Berwisata mengeksplorasi gua ternyata sama menyenangkannya dengan berwisata ke obyek alam lainnya. Keringat pun bercucuran karena hawa yang lembab dan oksigen yang kurang menjadi tantangan, belum lagi medan yang menurun dan agak terjal. Ini yang kualami pada Sabtu ini (14/12) bersama keenam kompasianer mengikuti Jelajah Koteka Mengeksplorasi Goa Gudawang.
Sabtu pagi para kompasianer sudah memenuhi sebuah kedai mungil di bilangan Sarinah. Jarum jam belum tepat menunjukkan pukul sembilan tapi Pak Diaz dan putranya, Pak Taufik, Bang Rahab, dan Mba Muthiah sudah setia menanti sambil menunggu roti hangat dihidangkan. Akhirnya setelah mba Windhu tiba kami pun berangkat bersama elf.
Kami menuju Goa Gudawang dengan rute Parung Panjang. Ketika melewati Legok jalan telah berubah menjadi tak lagi mulus. Satu setengah jam berikutnya jalanan didominasi oleh truk pengangkut batu. Aku bertanya-tanya jika terus-terusan ditambang apakah gunung atau bukitnya beberapa tahun ke depan akan menghilang?

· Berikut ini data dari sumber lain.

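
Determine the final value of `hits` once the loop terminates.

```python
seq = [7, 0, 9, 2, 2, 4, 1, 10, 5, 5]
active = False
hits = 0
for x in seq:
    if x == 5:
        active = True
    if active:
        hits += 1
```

Let's trace through this code step by step.

Initialize: seq = [7, 0, 9, 2, 2, 4, 1, 10, 5, 5]
Initialize: active = False
Initialize: hits = 0
Entering loop: for x in seq:
After iteration 1: x = 7, active = False, hits = 0
After iteration 2: x = 0, active = False, hits = 0
After iteration 3: x = 9, active = False, hits = 0
After iteration 4: x = 2, active = False, hits = 0
After iteration 5: x = 2, active = False, hits = 0
After iteration 6: x = 4, active = False, hits = 0
After iteration 7: x = 1, active = False, hits = 0
After iteration 8: x = 10, active = False, hits = 0
After iteration 9: x = 5, active = True, hits = 1
After iteration 10: x = 5, active = True, hits = 2
Loop ends.

Final answer: 2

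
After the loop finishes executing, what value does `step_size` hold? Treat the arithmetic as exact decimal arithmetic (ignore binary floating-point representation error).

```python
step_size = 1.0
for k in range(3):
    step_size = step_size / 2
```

Let's trace through this code step by step.

Initialize: step_size = 1.0
Entering loop: for k in range(3):
After iteration 1: k = 0, step_size = 0.5
After iteration 2: k = 1, step_size = 0.25
After iteration 3: k = 2, step_size = 0.125
Loop ends.

Final answer: 0.125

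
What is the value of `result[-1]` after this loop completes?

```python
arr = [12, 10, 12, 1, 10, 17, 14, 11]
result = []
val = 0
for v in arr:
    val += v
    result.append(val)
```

Let's trace through this code step by step.

Initialize: arr = [12, 10, 12, 1, 10, 17, 14, 11]
Initialize: result = []
Initialize: val = 0
Entering loop: for v in arr:
After iteration 1: v = 12, result = [12], val = 12
After iteration 2: v = 10, result = [12, 22], val = 22
After iteration 3: v = 12, result = [12, 22, 34], val = 34
After iteration 4: v = 1, result = [12, 22, 34, 35], val = 35
After iteration 5: v = 10, result = [12, 22, 34, 35, 45], val = 45
After iteration 6: v = 17, result = [12, 22, 34, 35, 45, 62], val = 62
After iteration 7: v = 14, result = [12, 22, 34, 35, 45, 62, 76], val = 76
After iteration 8: v = 11, result = [12, 22, 34, 35, 45, 62, 76, 87], val = 87
Loop ends.
result[-1] = 87

Final answer: 87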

Perjalanan masih panjang. Untuk mengusir sepi kami berbincang apa saja, hingga kemudian waktu terasa makin siang dan perut mulai lapar. Tapi rupanya obyek tujuan sudah dekat, sehingga kami pun memutuskan mengeksplorasi goa terlebih dahulu.

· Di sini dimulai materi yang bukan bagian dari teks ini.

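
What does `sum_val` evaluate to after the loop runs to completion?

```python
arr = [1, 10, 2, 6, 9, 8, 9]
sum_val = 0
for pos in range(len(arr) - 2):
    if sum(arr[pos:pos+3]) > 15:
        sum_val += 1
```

Let's trace through this code step by step.

Initialize: arr = [1, 10, 2, 6, 9, 8, 9]
Initialize: sum_val = 0
Entering loop: for pos in range(len(arr) - 2):
After iteration 1: pos = 0, sum_val = 0
After iteration 2: pos = 1, sum_val = 1
After iteration 3: pos = 2, sum_val = 2
After iteration 4: pos = 3, sum_val = 3
After iteration 5: pos = 4, sum_val = 4
Loop ends.

Final answer: 4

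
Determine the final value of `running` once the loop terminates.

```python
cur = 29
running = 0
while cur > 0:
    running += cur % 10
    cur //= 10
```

Let's trace through this code step by step.

Initialize: cur = 29
Initialize: running = 0
Entering loop: while cur > 0:
After iteration 1: cur = 2, running = 9
After iteration 2: cur = 0, running = 11
Loop ends.

Final answer: 11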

Goa Gudawang dengan Tiga Goa Andalannya
Goa Gudawang terletak di Desa Argapura, Cigudeg, Bogor. Obyek wisata ini mulai dibuka oleh umum pada tahun 1991. Di sini adalah kompleks goa dengan ditemukannya 12 goa alami yang terbentuk karena proses karstifikasi bertahun-tahun. Batu gamping pembentuk Goa Gudawang diperkirakan berusia 15 juta tahun.

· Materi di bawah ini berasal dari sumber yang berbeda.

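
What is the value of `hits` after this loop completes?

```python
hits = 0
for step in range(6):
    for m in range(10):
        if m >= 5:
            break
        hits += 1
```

Let's trace through this code step by step.

Initialize: hits = 0
Entering loop: for step in range(6):
After iteration 1: step = 0, hits = 5
After iteration 2: step = 1, hits = 10
After iteration 3: step = 2, hits = 15
After iteration 4: step = 3, hits = 20
After iteration 5: step = 4, hits = 25
After iteration 6: step = 5, hits = 30
Loop ends.

Final answer: 30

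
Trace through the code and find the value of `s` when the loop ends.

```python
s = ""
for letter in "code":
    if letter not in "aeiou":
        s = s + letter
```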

Dari belasan gua tersebut hingga saat ini baru tiga goa yang dibuka untuk pengunjung. Dua di antaranya telah dilengkapi dengan lampu, anak tangga, dan pegangan tangga. Tiga gua tersebut adalah Goa Simenteng, Goa Simasigit, dan Goa Sipahang.
Goa-goa di kompleks Goa Gudawang dulu digunakan untuk bertapa atau mencari wangsit. Tapi sekarang banyak yang datang karena ingin berwisata mengeksplorasi goa, mencari tempat wisata alam yang beda, juga menikmati keindahan stalagmit dan stalaktit.
Obyek wisata masih sepi ketika kami tiba di sini. Kami memilih mengeksplorasi Goa Simenteng dulu yang memiliki mulut goa seperti macan milik Prabu Siliwangi dengan gigi, taring, dan lidah.
Disebut Simenteng karena dulu di sekitarnya banyak pohon menteng. Goa ini menurun. Kami menuruni anak tangga dengan dibantu lampu dalam goa dan senter. Hawa di dalamnya terasa pengap dan lembab.